Director: Michael Lehmann
Heathers is like The Room; an awful film by any standard, but created with such fierce audacity that you are almost forced to love it anyway. Ryder, Slater, Doherty; this cast is one of the worst in movie history, and yet somehow they came together to create an uncompromising cult classic. This was director Michael Lehmann’s first stab at a feature film, he would go on to make certified clunkers Hudson Hawk, Airheads, My Giant, and 40 Days and 40 Nights, but somehow he created an 80s iconic that we still talk about today; go figure.
The Heathers are a group of high school girls who basically run the show. As a unit, they are organized, goal-oriented, powerful, and popular, a pack of perfect specimens with (supposedly) perfect lives. Veronica is also a member of the Heathers, turning the trio into a foursome, but her addition to the clique is based mostly on money and family, not on actual interest. Veronica would like nothing more than to destroy the monster she has helped create, and she’s about to get her chance. A new kid in town, Jason Dean, immediately catches her eye, and then convinces her that she doesn’t need the Heathers to be happy. Actually, according to J.D., Veronica needs them to die in order to be happy, which is news to her.
I don’t know how, but Heathers is both bitching and bitchy at the same time. It’s a pillar of 80s culture and film making, but it’s also terrible, a skit of a movie that, if it premiered today, we would call the worst thing since unsliced bread. Ryder is a terrible actress, Slater is only copying Jack Nicholson, and the three Heathers aren’t any better.
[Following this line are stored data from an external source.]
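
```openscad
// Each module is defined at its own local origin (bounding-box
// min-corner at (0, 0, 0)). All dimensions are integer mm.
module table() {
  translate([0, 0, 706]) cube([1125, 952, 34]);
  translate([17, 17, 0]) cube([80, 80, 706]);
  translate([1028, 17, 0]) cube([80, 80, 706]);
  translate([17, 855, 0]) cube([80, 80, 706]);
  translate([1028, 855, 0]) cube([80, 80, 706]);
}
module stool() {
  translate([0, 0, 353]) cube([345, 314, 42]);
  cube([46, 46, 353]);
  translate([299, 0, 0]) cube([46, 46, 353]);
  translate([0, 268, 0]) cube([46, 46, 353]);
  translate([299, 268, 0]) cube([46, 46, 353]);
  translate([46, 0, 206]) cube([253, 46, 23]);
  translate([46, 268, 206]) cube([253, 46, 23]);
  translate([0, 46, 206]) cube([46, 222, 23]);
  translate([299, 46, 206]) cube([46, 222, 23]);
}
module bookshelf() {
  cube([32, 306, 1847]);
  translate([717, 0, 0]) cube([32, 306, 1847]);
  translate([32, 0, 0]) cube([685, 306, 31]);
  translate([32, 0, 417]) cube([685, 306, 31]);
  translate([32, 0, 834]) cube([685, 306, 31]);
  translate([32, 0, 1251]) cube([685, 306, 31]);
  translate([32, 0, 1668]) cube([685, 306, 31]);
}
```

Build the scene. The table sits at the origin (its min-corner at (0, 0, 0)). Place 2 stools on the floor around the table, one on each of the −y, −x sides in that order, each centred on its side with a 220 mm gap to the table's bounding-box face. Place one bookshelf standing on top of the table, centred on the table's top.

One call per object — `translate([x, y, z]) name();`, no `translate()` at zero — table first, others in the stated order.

table();
translate([390, -534, 0]) stool();
translate([-565, 319, 0]) stool();
translate([188, 323, 740]) bookshelf();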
It’s oddly violent, simply bizarre, and comes across as a sick joke that was somehow, for some reason, filmed. But at the same time, it’s also time capsule gold. The catchphrases, the clothes, the teenage angst; gift-wrapped for your enjoyment. Some of the lines will go down as among the most quotable of all time, while others sink to the floor in a puddle of their vomit. I’m not sure I’ve ever come across a movie that is more frenetic and straight up weird, nor do I quite know what to make of it. As an 80s fan, Heathers is “very”; as a film critic, it really, really isn’t.